Çünkü Z kuşağı, ruh sağlığı alanına erişimi arttıkça, ruh sağlığına dair yıllardır süregelen batıl inançları ve damgalamaları da bir bir yıkıyor. Gençler artık sosyal medyada mental sağlıkları, aldıkları teşhisler ve hatta kullandıkları ilaçlar hakkında bile açıkça konuşabilirken, bir taraftan da bu alanlarda oluşan yeni topluluklar dahilinde bir araya geliyorlar. Ve bir zamanlar tabu olan konular, Z kuşağının ‘günlük rutin’inde birer mizah malzemesi halinde bile karşımıza çıkabiliyorlar.

Online Terapi Endüstrisi Gücünü En Çok Influencerlardan Alıyor

Elbette oluşan bu yeni nesil şeffaflık ve rahatlığın paydaşlarından biri de hemen her mecrada reklamlarını gördüğümüz online terapi platformları. Terapi alma konusunda tereddütleri bulunan Z kuşağı -ve hatta Y kuşağı- bireyler bile, bu kullanıcıyla bağ kurmaya odaklanan reklamlara maruz kalmanın doğal bir sonucu olarak platformlara üye oluyor.

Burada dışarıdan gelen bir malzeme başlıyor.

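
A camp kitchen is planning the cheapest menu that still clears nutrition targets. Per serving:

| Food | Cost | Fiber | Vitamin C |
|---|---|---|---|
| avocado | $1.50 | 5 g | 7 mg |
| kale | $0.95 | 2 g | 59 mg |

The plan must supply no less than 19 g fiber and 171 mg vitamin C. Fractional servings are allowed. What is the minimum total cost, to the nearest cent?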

Özellikle tanınmış influencerların hazırladığı ilham veren videolar, podcastler ve yine micro influencerların elinden çıkan UGC’ler (User generated content / Kullanıcı tarafından geliştirilmiş içerikler) kullanıcı tarafında terapiye başlama kararının fitilini ateşliyorlar.

Yarattığı tüm bu değişimin yanı sıra, ruh sağlığı terminolojisi farkındalığı ve nöroçeşitlilik olgusu etrafında da büyük yol kat edilmesini sağlayan dijitalleşmiş ruh sağlığı hizmetleri, aynı zamanda Z kuşağının önceki kuşakları da bu konuda eğitmesine imkan sağlıyor.

Günümüzde veri güvenliği gibi riskler nedeniyle bazı ülkelerde bu kadar fazla rağbet görmese de online terapi özellikle ülkemizde daha uzun yıllar yükselişine devam edeceğe benziyor.